In 1974 the prize was controversially awarded to two Swedish authors as opposed to the nominees Graham Greene, Vladimir Nabokov, or Saul Bellow. While Jean-Paul Sartre flat out declined the 1964 prize stating, “A writer must refuse to allow himself to be transformed into an institution.”

Though closed to the public, there is usually some message be it political or otherwise attached to the choice. Sometimes the message may be to simply bring an individual’s work to the attention of the wider world, other times it transcends the individual altogether. Bob Dylan is not a songwriter in need of more attention.

Like discerning certain meaning out of some of his song lyrics, understanding why Dylan was picked may be better left to Dylanologists. They will write books on the subject after all. But for somebody who has been as notoriously difficult to pin down as he has been influential to American songwriting, Dylan had this to say about songwriting in an interview with Paul Zollo, “The evolution of a song is like a snake with its tail in its mouth.
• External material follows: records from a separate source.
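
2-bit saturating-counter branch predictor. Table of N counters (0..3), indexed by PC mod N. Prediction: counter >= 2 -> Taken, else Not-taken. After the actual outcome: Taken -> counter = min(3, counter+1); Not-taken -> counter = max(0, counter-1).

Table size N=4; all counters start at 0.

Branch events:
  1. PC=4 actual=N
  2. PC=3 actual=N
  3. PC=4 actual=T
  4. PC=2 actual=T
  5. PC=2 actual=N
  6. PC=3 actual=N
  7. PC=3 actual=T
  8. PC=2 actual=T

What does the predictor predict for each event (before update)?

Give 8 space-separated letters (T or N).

Ev 1: PC=4 idx=0 pred=N actual=N -> ctr[0]=0
Ev 2: PC=3 idx=3 pred=N actual=N -> ctr[3]=0
Ev 3: PC=4 idx=0 pred=N actual=T -> ctr[0]=1
Ev 4: PC=2 idx=2 pred=N actual=T -> ctr[2]=1
Ev 5: PC=2 idx=2 pred=N actual=N -> ctr[2]=0
Ev 6: PC=3 idx=3 pred=N actual=N -> ctr[3]=0
Ev 7: PC=3 idx=3 pred=N actual=T -> ctr[3]=1
Ev 8: PC=2 idx=2 pred=N actual=T -> ctr[2]=1

Answer: N N N N N N N N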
That’s evolution. That’s what it is. As soon as you’re there, you find your tail.”

Could there be some of this same evolution within his work, as Vanity Fair’s Mike Hogan puts it, “the wit, the vulnerability, the cruelty, the characters imported from the old weird America, the images that lodge in your mind and never leave,” that needs to be recognized today more than ever? After all, Dylan’s songs are impressions of our world seen through the eyes of an artist who always has an ending in mind, even before the beginning.